President Joe Biden carried the California Republican's district by 13 points in the 2020 election. It's the second-biggest Biden margin of any Republican-held House district in the country.
Despite the obstacles to a deal, Valadao believes McCarthy does have room to negotiate with Biden and will have the votes to pass a deal in the House, though he said talks should have happened months ago.
“I think the president should have been at the table a lot longer ago. … But sadly they waited till the last minute. And here we are today,” Valadao said.
Valadao said House Republicans’ request to get back to 2022 spending levels is “not an extreme position” and something he says they’ve talked with the president about before.
“It’s something that we put out and we talked about for quite some time,” Valadao said. “The guy’s been in Washington longer than I’ve been alive. And I’m in my mid 40s, he should understand that compromise is what this country was built on.”
Valadao said there is a possibility he would support freezing spending levels but no tax increases as a part of final negotiations. On cutting spending to private health companies, Valadao said it’s something to be talked about but would be inappropriate to “throw in” this late in the game.

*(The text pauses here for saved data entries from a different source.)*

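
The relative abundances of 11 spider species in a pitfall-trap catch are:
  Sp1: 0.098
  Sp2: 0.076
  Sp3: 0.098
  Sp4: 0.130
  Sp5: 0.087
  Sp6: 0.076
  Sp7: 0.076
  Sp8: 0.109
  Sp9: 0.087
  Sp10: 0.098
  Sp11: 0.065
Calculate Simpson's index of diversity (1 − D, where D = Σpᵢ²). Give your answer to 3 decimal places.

D = 0.098² + 0.076² + 0.098² + 0.13² + 0.087² + 0.076² + 0.076² + 0.109² + 0.087² + 0.098² + 0.065² = 0.00960 + 0.00578 + 0.00960 + 0.01690 + 0.00757 + 0.00578 + 0.00578 + 0.01188 + 0.00757 + 0.00960 + 0.00423 = 0.09428 (working shown to 5 dp, full precision carried).
So 1 − D = 0.90572, i.e. 0.906 to 3 decimal places.

0.906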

“We’ve been talking about bringing the president to the table for a month now with a plan in place that he can point to, and to be throwing these late minute things out there just to shake the room up isn’t productive,” Valadao said.
Valadao believes a longer-term debt ceiling deal will make it to the table by the June 1 deadline, citing a looming election as an impetus for lawmakers to firm up a deal.
“I don’t know if the president wants to go through this again. And I know the majority of members in the House and Senate do not want to go through another debt ceiling fight before the next election cycle,” Valadao said. “All of our jobs are always on the line, and we always face another election. I do believe the president will be judged. I do believe the speaker and I do believe myself will be judged.”